How to select the best touchscreen LCD monitor for your applicationWritten by Herb Ruterschmidt, TRU-Vu Monitors, Inc. Friday, 02 September 2011 10:37
The most important decision in selecting the best touchscreen monitor for your application will be the type of touchscreen technology to use. There are several types, each with its own advantages and disadvantages. The three most common types include:
• Resistive technology
A resistive touchscreen monitor is composed of a glass panel covered with thin conductive and resistive metallic layers, separated by a thin space. When a user touches the screen, the two layers touch at that point. The computer detects the change in the electrical field and calculates the touch point.
Resistive touchscreens are generally the most affordable, but they only offer approximately 75 to 80 percent image clarity. The touch can be activated with nearly any type of object (stylus, gloved finger, etc.), but the outer surface can be damaged with sharp objects. Resistive touchscreen panels are not affected by dust or water on the surface; they are the most common type used today.
• Capacitive technology
In a capacitive touchscreen monitor, a layer that stores a continuous electrical current is placed on top of the monitor's glass panel. When an exposed finger touches the monitor screen, some of the electrical charge transfers to the user. This decrease in capacitance is detected and located by circuits located at each corner. The computer then determines the touch point.
Capacitive touchscreens are a durable technology that is often used in kiosks, point-of-sale systems and industrial machinery. Capacitive touchscreens have a higher clarity than the resistive type (88 to 92 percent), and have greater endurance (up to 225 million touches) than a resistive type. However, capacitive screens can only be activated with an exposed finger (no gloves, pointers, etc.)
• SAW technology
SAW (Surface Acoustic Wave) touchscreen monitors utilize a series of transducers and reflectors along the sides of the monitor's glass plate to create an invisible grid of ultrasonic waves on the surface. When the panel is touched, a portion of the wave is absorbed. The receiving transducer locates the touch point, and sends this data to the controller.
SAW touchscreens have no layers on the screen, thus enabling more than 90 percent image clarity, and can display high-detail graphics. They can be activated by a finger, gloved hand or soft-tip stylus. However, SAW panels are the most expensive of the three, and contaminants on the surface (moving liquids or condensation) can cause false triggers. Solid contaminants on the screen can create non-touch areas until they are removed.

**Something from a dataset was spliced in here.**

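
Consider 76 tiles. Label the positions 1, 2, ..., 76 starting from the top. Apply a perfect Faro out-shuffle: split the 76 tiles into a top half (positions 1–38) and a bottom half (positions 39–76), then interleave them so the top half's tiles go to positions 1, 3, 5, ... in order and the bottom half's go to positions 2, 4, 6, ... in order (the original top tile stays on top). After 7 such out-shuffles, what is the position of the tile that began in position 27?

29

Track the tile's position through each out-shuffle:
27 → 53 → 30 → 59 → 42 → 8 → 15 → 29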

Other factors to consider in your selection process include:
Interface: Touchscreen panels must communicate with the computer. The most common interface types are RS-232 and USB. New HID-compliant touchscreen monitors eliminate the need for drivers.
Mounting: Options include panel mount, rack mount and free-standing. If free-standing, be sure that it uses a heavy-duty stand designed for touchscreen; standard tabletop bases will topple over.
Environment: Touchscreen monitors are available in standard, stainless steel and waterproof enclosures for a variety of environments.
Screen size: Touchscreen monitors are available from 3.5 to 52 inches. The most common sizes are 15 to 19 inches, and 32 to 42 inches for large control rooms. The aspect ratio (4:3 or 16:9) should also be considered.
The type of touchscreen monitor you select will be contingent upon many factors, including type of data to be displayed (video, graphics, text), the intended users, the operating environment and where/how it will be mounted. Chosen correctly, touchscreen monitors will be an excellent addition to your system.